Updated at 9:43 a.m. EST
The Brazilian family of 9-year-old Sean Goldman won't appeal a court-ordered custody transfer and are planning a "peaceful transition" of the boy to his American father, a representative for the family's lawyer told CBS News Wednesday.
The announcement out of attorney Sergio Tostes' office paves the way the father-son reunion after Brazil's chief justice ruled Tuesday that in a decision that appeared to bring the case in line with international custody accords.
"This is now an enforcement issue, where the Brazilian government needs to fascilitate the transfer of Sean Goldman from the abductors to his one-and-only father, David Goldman," Rep. Chris Smith (R, N.J.), told "Early Show" co-anchor Maggie Rodriguez Wednesday. "Abduction ... needs to be seen for what it is -- a very serious human rights abuse.
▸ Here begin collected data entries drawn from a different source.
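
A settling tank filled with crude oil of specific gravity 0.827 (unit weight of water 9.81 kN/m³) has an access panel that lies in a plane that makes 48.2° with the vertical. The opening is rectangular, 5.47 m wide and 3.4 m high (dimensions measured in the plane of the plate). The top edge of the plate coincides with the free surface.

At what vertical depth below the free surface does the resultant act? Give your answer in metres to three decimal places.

h_p = 1.511 m

γ = 0.827 × 9.81 = 8.11287 kN/m³.
The plate makes 48.2° with the vertical, i.e. θ = 90° − 48.2° = 41.8° to the horizontal. Measuring y along the incline from the free-surface line, vertical depth h = y·sinθ with sinθ = 0.666532.
The centroid lies 3.4/2 = 1.7 m below the top edge, so y_c = 1.7 m and h_c = 1.7 × 0.666532 = 1.1331 m.
A = 5.47 × 3.4 = 18.598 m².
Resultant F = γ·h_c·A = 8.11287 × 1.1331 × 18.598 = 170.966 kN.
I_c = b·h³/12 = 5.47 × 3.4³/12 = 17.9161 m⁴.
Centre of pressure: y_p = y_c + I_c/(y_c·A) = 1.7 + 17.9161/(1.7 × 18.598) = 1.7 + 0.566668 = 2.26667 m along the plane.
Vertically, h_p = y_p·sinθ = 2.26667 × 0.666532 = 1.51081 m.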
Sean deserves to be with his dad."
Smith, an ardent backer of David Goldman's cause, flew to Rio to be with Goldman.
In a broadcast interview Wednesday morning, Goldman expressed hope he would soon be able to take his son home for good, but remained wary, as previous court rulings in his favor had been repeatedly appealed.
"When? When? When will Sean and I be able to go home, father and son?" he asked in an interview aired NBC.
Sean was taken by Goldman's now-deceased ex-wife to her native Brazil in 2004, where he has remained. Goldman, of Tinton Falls, N.J., has been fighting to get him back from the boy's stepfather.
Both the U.S. and Brazilian governments have said the matter clearly fell under the Hague Convention, which seeks to ensure that custody decisions are made by the courts in the country where a child originally lived - in this case, the United States.
Goldman's New Jersey-based lawyer, Patricia Apy, said Tuesday she believed the order by Supreme Court Chief Justice Gilmar Mendes required Sean to be handed over immediately, but she said Goldman's attorneys had not heard from lawyers for the Brazilian family at the time.
Rep. Smith told reporters Tuesday David Goldman was "elated" when he heard of Mendes' ruling, adding, "A big smile came to his face, but he said 'I'm not going to let my guard down until it's wheels-up.' "
Goldman launched his case in U.S. and Brazilian courts after Sean was taken by his mother to Brazil, where she then divorced Goldman and remarried. She died last year in childbirth, and the boy has lived with his stepfather since.
A lawyer specializing in the Hague Convention said Tuesday's decision by Mendes was the only right one to make.
"It would be virtually impossible to reconcile international law with a ruling in favor of the Brazilian family," said Greg Lewen of the Miami-based law firm Fowler White Burnett.
He said that if the Hague Convention were not followed by the chief justice, "the State Department should immediately issue a travel advisory warning parents not to go to Brazil with their children."
Smith, the congressman, said the fact that the Brazilian chief justice ruled Sean should be with his father would take the steam out of any appeal from the stepfather, himself a lawyer from a prominent family of Rio de Janeiro attorneys.
During a teleconference with U.S. journalists late Tuesday, Smith said law enforcement was on guard in case the Brazilian family did not transfer Sean. He said the international police agency Interpol had been notified to make sure Sean was not flown out of Brazil.
"Our hope is, given the prominence of this family in legal circles, that's less likely to happen," Smith said.
And the word from Tostes Wednesday indicated those fears would probably prove unfounded.
Silvana Bianchi, Sean's maternal grandmother, had written an open letter to Brazilian President Luiz Inacio Lula da Silva just hours before the Tuesday ruling, in which she said cultural differences and international pressure were driving the case.
"Our moral foundation values the mother's role. In the absence of the mother, the raising should be done by the grandmother," she wrote. "That's how it's done in Brazil, from north to south, regardless of race, religion or social class. It's natural that foreigners, with a different foundation, would not understand these authentically Brazilian feelings."
Meanwhile, Goldman has said his parents and other relatives have been waiting for years to be reunited with Sean.
Silva has said he would not intervene in the case, that it was purely a matter for Brazil's legal system.
The case has affected diplomatic ties between Brazil and the United States, as the U.S. State Department applied pressure for the boy to be returned. President Barack Obama and Silva have discussed the matter.
Last week, U.S. Sen. Frank Lautenberg, of New Jersey, reacted to the case by blocking renewal of a trade bill that benefits more than 130 countries, including Brazi, by allowing them to export a variety of products duty-free to the United States. Brazil is the fifth-largest beneficiary from the duty-free provision, receiving an estimated $2.75 billion in benefits last year, according to Lautenberg's office.
Lautenberg lifted the hold after Tuesday's ruling in Brazil and the U.S. Senate quickly passed the trade measure.